Forests can filter water, and they can also slow water down to prevent floods or keep water levels up during droughts, said the study’s co-author Katherine Martin, assistant professor of forestry and environmental resources at NC State. Alternatively, stream flows can be more extreme in urban areas with more paved surfaces. Riparian buffers are one tool to help manage water in urban areas.

“Urban hydrology is a lot more flashy,” Martin said. “When it rains, and you have an area with a lot of buildings and roads, the rainfall goes immediately into the streams. There’s not a lot of time for it to seep into the ground. In forests, the water is filtered through the soil, and used by plants. It’s a slower process of getting the water to the stream, even if it’s not raining. That’s important for aquatic species, so they have enough water. When stream levels are low, pollutants get concentrated.”

In the study, researchers projected average stream flow between 2017 and 2060 for the Upper Neuse River Watershed, the watershed that starts in Durham, feeds into Falls Lake to supply water to Raleigh, and drains through to Goldsboro. They modeled the impact of three different scenarios for riparian buffers to see how they’d impact stream flow: They tested a “business as usual” scenario with existing forest or greenspace, which includes a 50-foot state mandated buffer area, as well as many areas that were exempted. They also looked at a scenario with 50 feet of forested buffers throughout the entire watershed; and a scenario where forest buffers were extended to 100 feet.

They also projected the impact of climate change on precipitation and temperature, and if low-intensity development were to continue to grow.

“We modeled a higher greenhouse gas emissions scenario, but precipitation was not particularly extreme,” said Martin. “We were also interested in testing how expanded development would affect stream flow because of this link between increased impervious surface, and the impact it has on water quantity and quality.”

They found that on average, daily streamflow across the watershed would increase. They projected average daily stream flow to increase by as much a 28% in some areas without buffers.

In wetter conditions, they saw that buffers linked with larger reductions in stream flow in some of the most developed areas.
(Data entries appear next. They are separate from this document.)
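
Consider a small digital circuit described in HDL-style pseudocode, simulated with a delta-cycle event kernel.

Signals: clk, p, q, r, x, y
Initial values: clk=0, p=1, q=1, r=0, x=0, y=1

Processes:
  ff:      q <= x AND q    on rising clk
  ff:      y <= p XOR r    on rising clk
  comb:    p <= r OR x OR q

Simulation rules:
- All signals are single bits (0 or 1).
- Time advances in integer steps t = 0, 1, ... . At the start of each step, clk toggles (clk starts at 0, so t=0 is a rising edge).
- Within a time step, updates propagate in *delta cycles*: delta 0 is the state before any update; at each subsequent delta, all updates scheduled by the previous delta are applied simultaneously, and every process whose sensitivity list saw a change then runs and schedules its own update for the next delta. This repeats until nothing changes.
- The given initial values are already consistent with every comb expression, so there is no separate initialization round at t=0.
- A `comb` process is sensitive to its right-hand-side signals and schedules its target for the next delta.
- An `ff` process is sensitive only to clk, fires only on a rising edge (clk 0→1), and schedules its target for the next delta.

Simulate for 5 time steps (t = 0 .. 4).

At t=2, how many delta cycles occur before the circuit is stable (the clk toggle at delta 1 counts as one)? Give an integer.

t0.Δ0 p=1 clk=0 x=0 q=1 y=1 r=0
t0.Δ1 p=1 clk=1 x=0 q=1 y=1 r=0
t0.Δ2 p=1 clk=1 x=0 q=0 y=1 r=0
t0.Δ3 p=0 clk=1 x=0 q=0 y=1 r=0
t1.Δ0 p=0 clk=1 x=0 q=0 y=1 r=0
t1.Δ1 p=0 clk=0 x=0 q=0 y=1 r=0
t2.Δ0 p=0 clk=0 x=0 q=0 y=1 r=0
t2.Δ1 p=0 clk=1 x=0 q=0 y=1 r=0
t2.Δ2 p=0 clk=1 x=0 q=0 y=0 r=0
t3.Δ0 p=0 clk=1 x=0 q=0 y=0 r=0
t3.Δ1 p=0 clk=0 x=0 q=0 y=0 r=0
t4.Δ0 p=0 clk=0 x=0 q=0 y=0 r=0
t4.Δ1 p=0 clk=1 x=0 q=0 y=0 r=0

2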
During dry spells, they saw that buffers had mixed results. In some areas, buffers were actually linked with reductions in daily stream flow during dry spells — so the opposite of what they would hope to see. But, buffers did seem to help maintain water levels in areas at either end of the development spectrum: buffers helped maintain stream flow in an area of the watershed with the highest amount of future development, and they also helped maintain water levels in areas that are not yet developed.

“We found that buffers can increase flow during the lowest flow events, and they can decrease flow during the highest flow events in more localized areas,” Gay said. “These localized areas are typically in the places with the highest levels of development — we found buffers had the largest effect in those areas.”

However, researchers said the effects weren’t as striking as they expected, and there was little difference when they compared the 50-foot and 100-foot buffers.

“This suggests there is a role for buffers in mitigating extremes for stream flow, but it can’t be the only strategy,” Martin said. “We need a comprehensive plan for the future if we want to maintain high water quality that includes not only riparian buffers, but more, and larger, green spaces, which have an abundance of benefits beyond just water.”

The study, “Riparian buffers increase future baseflow and reduce peakflows in a developing watershed,” was published online in Science of The Total Environment. Co-authors included Peter V. Caldwell, Ryan E. Emanuel, Georgina M. Sanchez and Kelly M. Suttles. The work was funded by the USDA Forest Service Joint Venture Agreement No. 18-JF-11330155-036.